Several retailers have identified Canada as an area ripe for new revenue growth. They have noticed the stronger Canadian dollar, the opening of availability of retail locations as some other retailers shutter their stores, and 50% higher average sales per square foot than the U.S.
The new entrants hope to replicate the success over the last several decades of Home Depot, Staples, Costco, and Wal-Mart. Canada’s population of 35 million is close to California’s population of 38 million, making it an important area of opportunity.
Cabela’s, the $3.6 billion retailer of products and apparel for hunting, fishing, and camping, is picking up their pace of expansion in Canada. Cabela’s entered the market slowly in 2007 and explored what it takes to be successful with a new cohort of consumers in a different country. Its plans now include doubling the number of stores by next year.
Cabela’s currently has 58 stores in North America and plans to add a total of 19 more in the coming two years. They seem to be on track for continuing to grow revenue and profitability by double digits as they have for the last five years.
This year Nordstrom is adding its first Canadian store. Nordstrom will open one store per year and plans to have a total of six stores by 2017.
Target opened 124 stores in 2013 after acquiring over 100 Zeller store locations. While Target’s troubles have been widely publicized, it has addressed one of the most difficult aspects of expansion in Canada – the acquisition of store space in a very tight retail market controlled by a few major players.

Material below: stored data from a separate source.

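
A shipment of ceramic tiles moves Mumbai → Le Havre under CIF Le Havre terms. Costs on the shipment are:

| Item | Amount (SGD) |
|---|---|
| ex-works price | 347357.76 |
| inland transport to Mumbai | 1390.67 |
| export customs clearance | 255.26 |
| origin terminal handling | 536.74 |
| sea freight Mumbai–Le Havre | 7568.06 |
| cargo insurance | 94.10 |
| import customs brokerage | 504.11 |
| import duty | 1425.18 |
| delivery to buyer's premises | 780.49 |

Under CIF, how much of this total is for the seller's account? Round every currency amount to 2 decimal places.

Seller's account: SGD 357202.59

CIF: the seller pays costs through ocean freight and marine insurance to the destination port.
Seller's account: goods 347357.76 + inland to port 1390.67 + export clearance 255.26 + origin terminal 536.74 + freight 7568.06 + insurance 94.10 = 357202.59
Buyer's account: brokerage 504.11 + duty 1425.18 + delivery 780.49 = 2709.78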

Wal-Mart had a similar strategy in 1994 when it acquired Woolco’s Canadian stores and it has not looked back since. In contrast, Lowe’s wants to expand north of the U.S. border, but is having trouble lining up locations.
Target’s sophisticated supply chain is adapting quickly to the fulfillment needs of the new stores and to ending the problem of empty store shelves. Over 30,000 new items will be stores by Christmas as Target adapts to the tastes of Canadian consumers.
Canadian Retailers’ Response
Canadian retailers are reacting. Hudson’s Bay Company is remodeling stores. Canadian Tire is emphasizing its digital strategy like many U.S. retailers.
Canadian EDI invoices can be complicated because of taxes. Taxes on invoices can vary by product type and province. As always, EDI invoices have to be perfect in order to be paid.